The merger of Switzerland's oldest private banks comes amid growing pressure to consolidate in the face of competition from commercial banks.
Although billed as a merger, analysts say the tie-up between Geneva-based banks, Lombard Odier and Darier Hentsch, is more of a takeover of the latter, which is too small to survive in the long term.
"Darier Hentsch, in particular, had a size which was between the big ones like Lombard Odier and Pictet and the small ones. It was only a question of time," says Dirk Schütz, editor-in-chief of the weekly "CASH" economics newspaper.
The new group will have combined assets of SFr140 billion ($89 billion), and will be called Lombard Odier Darier Hentsch & Cie, or LODH. The banks said the merger would allow them to achieve an optimum size "to compete against the ever-growing competition".
The number of Swiss private banks has dwindled from 100 to about a dozen in the past half century, and although the survivors have outperformed larger rivals, such as UBS and Credit Suisse, their future is uncertain.
One reason is because bigger banks are becoming increasingly interested in the "elitist" sector - where clients must have at least SFr1 million to invest - as profits from retail banking dry up.
Pressure to merge
Smaller private banks are struggling to attract new business, and are facing increasing pressure to merge with rivals.
Indeed, takeover speculation has surrounded many smaller Swiss banks, including Bank Vontobel, which is thought to be seeking a merger partner.
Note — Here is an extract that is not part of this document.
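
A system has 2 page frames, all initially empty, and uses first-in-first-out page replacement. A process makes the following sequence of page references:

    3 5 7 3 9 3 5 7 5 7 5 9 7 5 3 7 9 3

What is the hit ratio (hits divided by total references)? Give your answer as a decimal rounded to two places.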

Earlier this year, the Basel-based Bank Sarasin sold a 28 per cent stake to Rabobank of the Netherlands, in what analysts say is a prelude to an eventual takeover by the Dutch bank.
Beyond increasing competition, Geneva's private banks are up against a series of challenges, from weak equity markets, calls for tighter regulation of "offshore" banking centres, and soaring costs for information technology.
A key problem is raising money - traditional private banks operate as private partnerships, which means the partners shoulder unlimited liability. Analysts say this closed structure limits banks' ability to grow rapidly, cut costs or tap the markets for cash.
Banks like Lombard Odier and Pictet have addressed these challenges by diversifying into pension and mutual fund management, enabling them to grow faster.
Their smaller competitors, by contrast, are facing long-term decline in their traditional business of "offshore" banking.
"We are pursuing more aggressively than before on-shore developments," especially in Europe, said Jacques Rossier, a managing partner with Darier Hentsch, on Monday.
The reason is because private banks worldwide are coming under pressure to be more transparent about their activities, as the European Union and the United States seek to clampdown on "offshore" financial centres, of which Switzerland is the biggest.
The EU is insisting that such centres reveal the income of EU citizens' assets so it can tax them appropriately - a demand Switzerland is fiercely resisting. The US is concerned that "offshore" centres provide an easy way for terrorists to move funds, although it says it is happy with Switzerland's system of checks and balances.
Swiss hold their own
Switzerland's private banks between them control assets of around SFr400 billion, or one tenth of the total Swiss volume. Lombard Odier, Darier Hentsch and three other Genevan banks manage the lion's share - SFr300 billion.
Dirk Schütz of "CASH" told swissinfo that the merger was proof of Switzerland's strong position in the world of private banking.
"It shows that the Swiss players are still strong enough to find solutions within the country. They don't need help from the outside. It's better for the financial centre of Switzerland, and especially of Geneva, that two Geneva players are merging."